Blueberry and Lime Curd Recipe
The weight of the ingredients in this recipe is given only in grams because I use a 500gms packet of frozen blueberries.
Frozen Blueberries (500gms)
Sugar Granulated (75gms – 150gms). If you like your curd tart use the smaller amount.
3 limes – zest and juice
4 eggs (large)
- Put the blueberries in a pan with a tablespoon of water and cook over a low heat until very soft.
- Push the cooked blueberries through a sieve into a bowl which will fit on top of a medium saucepan.
- Add the lime zest and juice, the sugar and butter to the blueberry puree. Mix to combine, the heat of the puree should melt the butter.
- Whisk the eggs and add a small amount of the blueberry mixture and whisk. Then add this mixture to the remaining blueberry mixture and whisk thoroughly.
- Place the bowl over a pan of simmering water and whisk until the curd thickens. When it is cooked it should be thick enough to coat the back of a spoon.
- Pour into sterilised jam jars. You will need two 450gms jars. Cover and label with name and date.
- Store in the fridge for up to one month.
Scone Making Tips
- For extra light and fluffy scones replace the milk in the recipe with sour milk, buttermilk or 1/2 yoghurt 1/2 milk.
- Never let a rolling pin near your scones! Gently pat out your dough to the required depth.
- Handle your dough as gently and as little as possible.
- Scone dough should be soft and sticky. It is better to have a dough that is too wet than too dry. If your dough is a little too wet your scones will spread a bit but they will still taste delicious. If your dough is too dry they will look okay but will be crumbly rather than soft inside.

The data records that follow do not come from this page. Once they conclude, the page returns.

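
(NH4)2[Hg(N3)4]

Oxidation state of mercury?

+2

2 ammonium outside the brackets (+1 each) → the complex ion is 2−.
Ligand charges: 4×N3 = -4; sum -4.
Hg + (-4) = 2− ⇒ Hg is +2.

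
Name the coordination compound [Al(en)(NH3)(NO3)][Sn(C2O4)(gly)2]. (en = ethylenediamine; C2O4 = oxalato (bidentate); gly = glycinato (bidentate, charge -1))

Both ions are complex: the cation is named first with the plain metal name, the anion second with the -ate form; each ion's ligands are alphabetised independently.
Aluminium is always +3 in its complexes; the cation's ligand charges sum to -1, so the complex cation is 2+.
A 1:1 salt means the anion carries the equal and opposite charge, 2−.
Anion: ligand charges sum to -4; for the ion to be 2−, Sn = +2.

ammine(ethylenediamine)nitratoaluminium(III) bis(glycinato)oxalatostannate(II)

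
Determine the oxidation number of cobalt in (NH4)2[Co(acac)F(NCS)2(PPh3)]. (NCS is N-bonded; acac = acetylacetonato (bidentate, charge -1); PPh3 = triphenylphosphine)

2 ammonium outside the brackets (+1 each) → the complex ion is 2−.
Ligand charges: 2×NCS = -2; 1×acac = -1; 1×F = -1; 1×PPh3 neutral; sum -4.
Co + (-4) = 2− ⇒ Co is +2.

+2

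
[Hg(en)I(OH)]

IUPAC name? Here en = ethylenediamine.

(ethylenediamine)hydroxoiodomercury(II)

There is no counter-ion, so the complex is neutral overall.
Ligand charges: 1×iodo (-1 each), 1×ethylenediamine (neutral), 1×hydroxo (-1 each); total -2. So Hg + (-2) = 0, giving Hg = +2.
Ligands are named alphabetically: ethylenediamine before hydroxo before iodo.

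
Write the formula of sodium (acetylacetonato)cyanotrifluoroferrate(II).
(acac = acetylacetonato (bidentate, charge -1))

Na3[Fe(acac)(CN)F3]

Ligands: 1 acetylacetonato (acac, -1), 1 cyano (CN, -1), 3 fluoro (F, -1). Ligand charge sum = -5.
With Fe in oxidation state +2, the complex ion is [Fe...]^3−.
Charge balance with sodium (+1) requires 1 complex ion per 3 sodium.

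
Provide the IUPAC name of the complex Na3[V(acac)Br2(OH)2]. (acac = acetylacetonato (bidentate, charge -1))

sodium (acetylacetonato)dibromodihydroxovanadate(II)

The 3 sodium counter-ions carry a total charge of +3, so each complex ion is 3−.
Ligand charges: 2×bromo (-1 each), 1×acetylacetonato (-1 each), 2×hydroxo (-1 each); total -5. So V + (-5) = 3−, giving V = +2.
Ligands are named alphabetically: acetylacetonato before bromo before hydroxo.
The complex ion is anionic, so vanadium takes the -ate form vanadate(II).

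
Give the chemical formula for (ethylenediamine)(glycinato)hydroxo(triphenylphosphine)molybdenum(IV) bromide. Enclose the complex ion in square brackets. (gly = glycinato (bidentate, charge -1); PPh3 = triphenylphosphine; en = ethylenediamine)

Ligands: 1 glycinato (gly, -1), 1 hydroxo (OH, -1), 1 triphenylphosphine (PPh3, neutral), 1 ethylenediamine (en, neutral). Ligand charge sum = -2.
Charge balance with bromide (-1) requires 1 complex ion per 2 bromide.

[Mo(en)(gly)(OH)(PPh3)]Br2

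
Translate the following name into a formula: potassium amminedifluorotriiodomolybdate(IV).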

- I think butter and full cream milk make the best scones but you can substitute non dairy alternatives if you need to for dietary reasons.
Scone Eating Tips
- Scones should be eaten on the day they are made, preferably within 8 hours of baking.
- Any leftovers can be frozen very successfully and defrosted in a microwave or wrapped in foil in a hot oven.
- Stale scones ie: day old scones, can be split and toasted. I like toasted scones as much as fresh ones.
- The traditional accompaniments to scones are clotted cream and jam, usually strawberry jam. They are equally good with butter and any good quality jam or other sweet spread. Toasted scones are particularly tasty with marmalade.